I don't quite understand. dE=dQ-PdV is always true so dQ can be obtained from irreversible process. How come dQ=TdS where dQ is obtained from irreversible?
Also i don;t think dW=-PdV is only TRUE FOR REVERSIBLE CHANGES.

 

[Studiot]

Also i don;t think dW=-PdV is only TRUE FOR REVERSIBLE CHANGES.

It is always true for reversible changes.

It may be true for irreversible changes, it may be untrue or it may have no meaning, since P may be undefined during irreversible changes.

 

[kntsy]

It is always true for reversible changes.

It may be true for irreversible changes, it may be untrue or it may have no meaning, since P may be undefined during irreversible changes.

why untrue?
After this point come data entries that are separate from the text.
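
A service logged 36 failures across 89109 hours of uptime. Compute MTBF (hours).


Formula: MTBF = Total operating time / Number of failures
MTBF = 89109 / 36
MTBF = 2475.25 hours

2475.25 hours


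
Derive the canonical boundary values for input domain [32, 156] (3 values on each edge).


Range: [32, 156]
Boundaries: just below min, min, min+1, max-1, max, just above max
Values: [31, 32, 33, 155, 156, 157]

[31, 32, 33, 155, 156, 157]


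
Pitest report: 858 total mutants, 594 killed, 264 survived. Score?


Mutation score = killed / total * 100
Mutation score = 594 / 858 * 100
Mutation score = 69.23%

69.23%


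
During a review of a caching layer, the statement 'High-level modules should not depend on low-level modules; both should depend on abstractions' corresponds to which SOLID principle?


This describes the Dependency Inversion Principle (DIP)

Dependency Inversion Principle (DIP)


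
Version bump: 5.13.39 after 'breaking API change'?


Current: 5.13.39
Change category: 'breaking API change' → major bump
SemVer rule: major bump → increment MAJOR, reset MINOR and PATCH to 0
New: 6.0.0

6.0.0


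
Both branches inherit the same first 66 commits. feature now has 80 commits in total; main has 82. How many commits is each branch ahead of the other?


Common ancestor: commit #66
feature commits after divergence: 80 - 66 = 14
main commits after divergence: 82 - 66 = 16
feature is 14 commits ahead of main
main is 16 commits ahead of feature

feature ahead: 14, main ahead: 16


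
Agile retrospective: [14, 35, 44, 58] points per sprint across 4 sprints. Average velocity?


Formula: Avg velocity = Total points / Number of sprints
Points: [14, 35, 44, 58]
Sum = 14 + 35 + 44 + 58 = 151
Avg velocity = 151 / 4 = 37.75 points/sprint

37.75 points/sprint


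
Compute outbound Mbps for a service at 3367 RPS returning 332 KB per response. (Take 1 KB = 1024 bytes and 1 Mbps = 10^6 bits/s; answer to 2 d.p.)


Formula: Mbps = payload_bytes * RPS * 8 / 1e6
Payload per request = 332 KB = 332 * 1024 = 339968 bytes
Total bytes/sec = 339968 * 3367 = 1144672256
Total bits/sec = 1144672256 * 8 = 9157378048
Mbps = 9157378048 / 1e6 = 9157.38

9157.38 Mbps


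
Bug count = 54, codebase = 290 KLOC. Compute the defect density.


Defect density = defects / KLOC
Defect density = 54 / 290
Defect density = 0.186 defects/KLOC

0.186 defects/KLOC


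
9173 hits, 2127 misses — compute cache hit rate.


Formula: hit rate = hits / (hits + misses) * 100
hit rate = 9173 / (9173 + 2127) * 100
hit rate = 9173 / 11300 * 100
hit rate = 81.18%

81.18%


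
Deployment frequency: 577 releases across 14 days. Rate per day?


Formula: deployments per day = releases / days
= 577 / 14
= 41.214 deploys/day
(equivalently, 288.5 deploys/week)

41.214 deploys/day


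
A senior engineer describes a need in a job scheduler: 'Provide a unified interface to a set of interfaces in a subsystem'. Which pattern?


This matches the Facade pattern

Facade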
This is the infinisimal change.
Even for strong friction, the P is the "NET" pressure, right?

 

[Studiot]

Think about a container of gas with a piston, subject to an external force equal but opposite to the force applied by the gas internal pressure.

Now imagine the piston to be slowly withdrawn, maintaining the force equality stated above.

This is the closest we can get to a reversible process. At all times the external force equals the internal force so we can say that

P_external = P_internal = P in your equation.

Now imagine the piston to be withdrawn fairly rapidly.

This time there will still be opposing forces acting across the piston, but there will be a problem. Turbulence will develop in the gas, and some of the energy (work) input will be lost in this. In this situation engineers usually take P in your equation = P_ext and say that the turbulence loss is 'negligable'. However fundamental physicists cannot afford the luxury of this approximation.

The process is irreversible.

Now imagine a near instantaneous piston withdrawal.

On the gas side of the piston there will be a void. The gas will temporarily still be in its old volume so it will be unevenly distributed through the new system boundary.
We cannot now define a pressure to represent P_int and the equation is meaningless.